When will it end? We don’t know, will it ever end? We can’t say. Yet almost everyone agrees that the war must end. Polls by a wide plurality show the American people want it to end sooner rather than later. But those same polls indicate the front runners in both political parties supporting the continuation of the wars so somebody’s poll is wrong. They can’t both be right, either the American public want the war to continue and are schizophrenic enough to think they can have it both ways. Or the political parties don’t give a damn what the American public wants because after all you’ve only got two choices.

This too is a cost of the war; war is good for business. In 2004 the top ten military contractors donated almost eight million dollars of company funds to political campaigns. It would be foolish indeed for them to donate those funds to those candidates advocating for peace. This amount doesn’t include personal contributions by CEO’s or Wall Street executives and traders cashing in on the death and destruction. These funds were generated by their profits; profits made from selling military hardware to the government and paid for with your tax dollars. This too is the cost of war.

But let’s draw back, lets look at the small picture rather than the large. In 2003 I purchased a new vehicle I was commuting so mileage was a consideration. In 2003 it cost me $20.00 to fill the tank yesterday it cost me $41.00. We can argue about this and that and about how much the price of fuel would have gone up anyway without the war. But it cannot be denied that the war is a major factor. At a tank of gas a week that’s an increase of $1,092 per year but lets just attribute half of that to the war. With 243,023,485 registered cars in the United States let’s assume that half of them consume a tank of gas a week. The cost of the war for the average consumer boggles the calculator.

The government asserts that the inflation rates are at 3to 4% or 15 to 20% over 5 years. But fuel is a fundamental commodity how can it’s price double and not affect the economy? School districts are operating thousands of school buses and how can the cost of fuel not bust their budgets? Trucking companies, grocery stores, farmers and the inflation rate is really 3 to 4 %?

The pundits assert we are in good times that the market is fundamentally strong and if we factor out fuel prices and the mortgage credit slump we are doing great. Well if you factor out icebergs and the lifeboat shortage the Titanic’s maiden voyage was a wild success as well. But it all goes back to the war and the cost of the war, the hole in our financial bucket that can never be filled.

In the end as always, in the end we have to ask ourselves, was it worth it? What have we gained verses what we have lost and what we must pay, how much and for how long. We’ve only made the down payment on this war this is only the beginning as the ground is shifting under our feet. Pakistan is at war, albeit a civil war but it is war none the less. Turkey is threatening to join the war in Iraq against the Kurds. Where will that leave the US? Caught between their own proxy client state and a NATO ally. Israel has attacked Syria for an alleged nuclear program because Syria had a rectangular building that looked like a rectangular building in North Korea. The administration daily issues verbose warnings to Iran about doing the same things that the US is helping India to do.

President Bush has warned President Putin that if he wishes to avoid world war three he must stop Iran.

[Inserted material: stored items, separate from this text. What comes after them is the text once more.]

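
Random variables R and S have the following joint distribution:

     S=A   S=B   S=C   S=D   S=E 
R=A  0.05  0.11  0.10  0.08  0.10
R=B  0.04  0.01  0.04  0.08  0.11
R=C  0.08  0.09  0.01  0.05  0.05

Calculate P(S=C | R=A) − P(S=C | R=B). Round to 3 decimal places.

P(R=A) = 0.05 + 0.11 + 0.10 + 0.08 + 0.10 = 0.44; P(S=C | R=A) = 0.10/0.44 = 0.2273.
P(R=B) = 0.04 + 0.01 + 0.04 + 0.08 + 0.11 = 0.28; P(S=C | R=B) = 0.04/0.28 = 0.1429.
Difference = 0.084.

0.084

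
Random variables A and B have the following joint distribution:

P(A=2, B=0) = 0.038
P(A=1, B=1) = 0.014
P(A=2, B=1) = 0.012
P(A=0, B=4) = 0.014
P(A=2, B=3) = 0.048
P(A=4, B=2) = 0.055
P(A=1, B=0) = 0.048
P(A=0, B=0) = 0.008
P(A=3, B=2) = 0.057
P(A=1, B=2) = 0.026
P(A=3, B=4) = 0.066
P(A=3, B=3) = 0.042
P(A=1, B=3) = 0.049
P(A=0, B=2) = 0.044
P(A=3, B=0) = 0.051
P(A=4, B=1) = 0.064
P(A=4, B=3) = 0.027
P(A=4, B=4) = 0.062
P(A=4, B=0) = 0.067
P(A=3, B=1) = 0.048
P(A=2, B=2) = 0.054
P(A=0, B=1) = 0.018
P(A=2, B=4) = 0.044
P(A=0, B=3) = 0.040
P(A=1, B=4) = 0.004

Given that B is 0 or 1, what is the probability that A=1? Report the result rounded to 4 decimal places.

0.1685

P(B=0) = 0.008 + 0.048 + 0.038 + 0.051 + 0.067 = 0.212.
P(B=1) = 0.018 + 0.014 + 0.012 + 0.048 + 0.064 = 0.156.
P(B ∈ {0, 1}) = 0.212 + 0.156 = 0.368; P(A=1, B ∈ {0, 1}) = 0.048 + 0.014 = 0.062.
P(A=1 | B ∈ {0, 1}) = 0.062/0.368 = 0.1685.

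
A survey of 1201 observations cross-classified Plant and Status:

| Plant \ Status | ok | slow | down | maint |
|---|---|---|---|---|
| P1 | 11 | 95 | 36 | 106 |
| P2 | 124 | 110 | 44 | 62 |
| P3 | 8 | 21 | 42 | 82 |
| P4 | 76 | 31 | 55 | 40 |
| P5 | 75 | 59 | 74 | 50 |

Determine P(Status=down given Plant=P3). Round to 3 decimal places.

0.275

Total with Plant=P3: 8 + 21 + 42 + 82 = 153.
P(Status=down | Plant=P3) = 42/153 = 0.275.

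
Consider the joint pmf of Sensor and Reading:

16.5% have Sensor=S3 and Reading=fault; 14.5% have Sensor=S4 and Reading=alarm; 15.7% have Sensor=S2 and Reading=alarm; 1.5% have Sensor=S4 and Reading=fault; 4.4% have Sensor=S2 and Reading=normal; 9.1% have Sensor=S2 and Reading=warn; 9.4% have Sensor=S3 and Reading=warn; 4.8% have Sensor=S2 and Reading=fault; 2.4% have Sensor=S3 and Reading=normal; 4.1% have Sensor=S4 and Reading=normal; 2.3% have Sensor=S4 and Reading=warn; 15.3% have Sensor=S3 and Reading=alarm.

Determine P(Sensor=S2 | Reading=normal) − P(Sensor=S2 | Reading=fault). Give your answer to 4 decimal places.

0.1931

P(Reading=normal) = 0.044 + 0.024 + 0.041 = 0.109; P(Sensor=S2 | Reading=normal) = 0.044/0.109 = 0.40367.
P(Reading=fault) = 0.048 + 0.165 + 0.015 = 0.228; P(Sensor=S2 | Reading=fault) = 0.048/0.228 = 0.21053.
Difference = 0.1931.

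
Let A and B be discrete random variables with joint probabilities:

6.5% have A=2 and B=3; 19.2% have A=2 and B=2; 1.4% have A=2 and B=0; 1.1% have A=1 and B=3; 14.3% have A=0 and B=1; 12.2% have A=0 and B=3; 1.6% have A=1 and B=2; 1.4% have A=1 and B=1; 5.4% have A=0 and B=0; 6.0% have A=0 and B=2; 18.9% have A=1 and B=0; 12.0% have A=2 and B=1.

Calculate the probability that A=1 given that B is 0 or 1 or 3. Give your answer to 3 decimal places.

P(B=0) = 0.054 + 0.189 + 0.014 = 0.257.
P(B=1) = 0.143 + 0.014 + 0.120 = 0.277.
P(B=3) = 0.122 + 0.011 + 0.065 = 0.198.
P(B ∈ {0, 1, 3}) = 0.257 + 0.277 + 0.198 = 0.732; P(A=1, B ∈ {0, 1, 3}) = 0.189 + 0.014 + 0.011 = 0.214.
P(A=1 | B ∈ {0, 1, 3}) = 0.214/0.732 = 0.292.

0.292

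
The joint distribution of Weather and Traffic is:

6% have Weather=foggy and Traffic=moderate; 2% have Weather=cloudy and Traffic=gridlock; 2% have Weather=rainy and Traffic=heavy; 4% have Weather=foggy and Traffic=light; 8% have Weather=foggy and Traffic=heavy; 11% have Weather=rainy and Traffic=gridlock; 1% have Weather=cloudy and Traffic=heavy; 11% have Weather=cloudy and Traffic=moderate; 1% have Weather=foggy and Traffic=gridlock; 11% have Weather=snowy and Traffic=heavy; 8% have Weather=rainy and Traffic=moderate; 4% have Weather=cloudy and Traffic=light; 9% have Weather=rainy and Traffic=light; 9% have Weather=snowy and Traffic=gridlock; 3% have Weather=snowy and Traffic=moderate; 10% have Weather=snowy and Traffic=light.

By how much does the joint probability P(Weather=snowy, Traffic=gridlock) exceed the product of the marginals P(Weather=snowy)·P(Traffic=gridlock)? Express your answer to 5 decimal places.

P(Weather=snowy) = 0.10 + 0.03 + 0.11 + 0.09 = 0.33.
P(Traffic=gridlock) = 0.02 + 0.11 + 0.09 + 0.01 = 0.23.
P(Weather=snowy, Traffic=gridlock) − P(Weather=snowy)P(Traffic=gridlock) = 0.09 − 0.33×0.23 = 0.01410.

0.01410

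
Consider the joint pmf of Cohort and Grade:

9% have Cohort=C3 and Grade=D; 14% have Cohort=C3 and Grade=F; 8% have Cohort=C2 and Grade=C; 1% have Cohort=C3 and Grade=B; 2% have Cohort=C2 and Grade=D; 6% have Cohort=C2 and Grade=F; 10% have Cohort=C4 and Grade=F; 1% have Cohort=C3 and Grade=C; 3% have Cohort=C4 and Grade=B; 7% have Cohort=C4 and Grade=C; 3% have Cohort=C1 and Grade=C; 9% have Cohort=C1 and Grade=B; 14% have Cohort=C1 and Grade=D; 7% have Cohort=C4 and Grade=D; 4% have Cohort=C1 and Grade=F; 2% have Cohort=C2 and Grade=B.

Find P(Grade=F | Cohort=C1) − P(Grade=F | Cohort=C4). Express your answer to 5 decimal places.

-0.23704

P(Cohort=C1) = 0.09 + 0.03 + 0.14 + 0.04 = 0.30; P(Grade=F | Cohort=C1) = 0.04/0.30 = 0.133333.
P(Cohort=C4) = 0.03 + 0.07 + 0.07 + 0.10 = 0.27; P(Grade=F | Cohort=C4) = 0.10/0.27 = 0.370370.
Difference = -0.23704.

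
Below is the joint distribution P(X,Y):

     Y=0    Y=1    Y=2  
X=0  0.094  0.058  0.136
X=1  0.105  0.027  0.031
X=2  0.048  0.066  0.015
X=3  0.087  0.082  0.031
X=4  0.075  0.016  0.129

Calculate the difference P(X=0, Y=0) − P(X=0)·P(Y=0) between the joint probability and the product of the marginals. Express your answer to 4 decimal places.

-0.0238

P(X=0) = 0.094 + 0.058 + 0.136 = 0.288.
P(Y=0) = 0.094 + 0.105 + 0.048 + 0.087 + 0.075 = 0.409.
P(X=0, Y=0) − P(X=0)P(Y=0) = 0.094 − 0.288×0.409 = -0.0238.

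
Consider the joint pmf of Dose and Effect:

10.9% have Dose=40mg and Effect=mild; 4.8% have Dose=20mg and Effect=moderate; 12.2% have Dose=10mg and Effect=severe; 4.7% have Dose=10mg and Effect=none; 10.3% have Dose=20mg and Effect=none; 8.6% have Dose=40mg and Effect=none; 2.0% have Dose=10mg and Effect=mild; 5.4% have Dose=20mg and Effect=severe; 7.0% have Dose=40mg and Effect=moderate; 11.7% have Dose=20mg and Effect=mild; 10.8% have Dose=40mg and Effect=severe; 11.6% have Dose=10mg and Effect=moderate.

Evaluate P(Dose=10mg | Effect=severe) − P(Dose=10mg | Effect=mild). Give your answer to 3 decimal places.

P(Effect=severe) = 0.122 + 0.054 + 0.108 = 0.284; P(Dose=10mg | Effect=severe) = 0.122/0.284 = 0.4296.
P(Effect=mild) = 0.020 + 0.117 + 0.109 = 0.246; P(Dose=10mg | Effect=mild) = 0.020/0.246 = 0.0813.
Difference = 0.348.

0.348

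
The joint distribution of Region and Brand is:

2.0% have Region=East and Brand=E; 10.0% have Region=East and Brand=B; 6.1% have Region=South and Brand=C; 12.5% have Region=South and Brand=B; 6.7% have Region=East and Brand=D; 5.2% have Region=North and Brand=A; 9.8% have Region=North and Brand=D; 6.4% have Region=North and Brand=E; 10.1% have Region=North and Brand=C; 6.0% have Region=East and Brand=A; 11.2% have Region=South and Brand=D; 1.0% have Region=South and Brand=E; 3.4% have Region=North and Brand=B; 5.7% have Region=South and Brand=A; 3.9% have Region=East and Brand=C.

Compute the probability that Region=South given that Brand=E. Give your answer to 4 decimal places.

P(Brand=E) = 0.064 + 0.010 + 0.020 = 0.094.
P(Region=South | Brand=E) = 0.010/0.094 = 0.1064.

0.1064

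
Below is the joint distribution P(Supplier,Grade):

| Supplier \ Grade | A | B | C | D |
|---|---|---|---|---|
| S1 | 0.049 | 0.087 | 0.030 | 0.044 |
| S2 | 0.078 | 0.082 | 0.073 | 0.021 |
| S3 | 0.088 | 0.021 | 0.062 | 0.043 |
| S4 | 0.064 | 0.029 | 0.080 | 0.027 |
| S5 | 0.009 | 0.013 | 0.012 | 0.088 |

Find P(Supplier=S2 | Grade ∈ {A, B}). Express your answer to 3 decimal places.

P(Grade=A) = 0.049 + 0.078 + 0.088 + 0.064 + 0.009 = 0.288.
P(Grade=B) = 0.087 + 0.082 + 0.021 + 0.029 + 0.013 = 0.232.
P(Grade ∈ {A, B}) = 0.288 + 0.232 = 0.520; P(Supplier=S2, Grade ∈ {A, B}) = 0.078 + 0.082 = 0.160.
P(Supplier=S2 | Grade ∈ {A, B}) = 0.160/0.520 = 0.308.

0.308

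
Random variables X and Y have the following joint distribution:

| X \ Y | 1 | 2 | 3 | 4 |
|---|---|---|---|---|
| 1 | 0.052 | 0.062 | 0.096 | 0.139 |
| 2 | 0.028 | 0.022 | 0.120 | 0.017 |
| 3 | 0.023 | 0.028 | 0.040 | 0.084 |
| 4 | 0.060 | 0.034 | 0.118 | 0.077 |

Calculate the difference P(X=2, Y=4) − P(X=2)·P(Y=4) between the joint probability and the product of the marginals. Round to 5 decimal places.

-0.04228

P(X=2) = 0.028 + 0.022 + 0.120 + 0.017 = 0.187.
P(Y=4) = 0.139 + 0.017 + 0.084 + 0.077 = 0.317.
P(X=2, Y=4) − P(X=2)P(Y=4) = 0.017 − 0.187×0.317 = -0.04228.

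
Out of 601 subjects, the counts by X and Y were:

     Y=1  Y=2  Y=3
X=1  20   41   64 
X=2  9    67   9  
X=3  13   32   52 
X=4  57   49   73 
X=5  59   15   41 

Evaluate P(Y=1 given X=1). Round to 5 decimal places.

0.16000

Total with X=1: 20 + 41 + 64 = 125.
P(Y=1 | X=1) = 20/125 = 0.16000.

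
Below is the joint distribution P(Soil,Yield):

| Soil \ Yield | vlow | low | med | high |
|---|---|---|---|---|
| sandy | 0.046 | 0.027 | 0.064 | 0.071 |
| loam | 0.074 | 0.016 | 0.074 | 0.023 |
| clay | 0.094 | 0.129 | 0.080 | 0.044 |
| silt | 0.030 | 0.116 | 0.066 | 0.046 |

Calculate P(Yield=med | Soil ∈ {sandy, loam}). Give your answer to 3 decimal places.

0.349

P(Soil=sandy) = 0.046 + 0.027 + 0.064 + 0.071 = 0.208.
P(Soil=loam) = 0.074 + 0.016 + 0.074 + 0.023 = 0.187.
P(Soil ∈ {sandy, loam}) = 0.208 + 0.187 = 0.395; P(Yield=med, Soil ∈ {sandy, loam}) = 0.064 + 0.074 = 0.138.
P(Yield=med | Soil ∈ {sandy, loam}) = 0.138/0.395 = 0.349.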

But look around George; look at the wreckage created by an absence of true diplomacy. A diplomacy designed not to reach accords but to back adversaries in to a corner leaving war as the only course left open. Like the shifting sands on the desert the winds of war blow where they will. Once the fires are started they know longer answer to their masters.

It doesn’t take a leader to create war it only takes the absence of leadership working for peace that creates war. We are upside down in a war of folly, a war we can’t afford and can never even hope to pay for. A war of pride and avarice, a war for the few at the expense of the many. How much will this war truly cost? God help us, it is unknowable.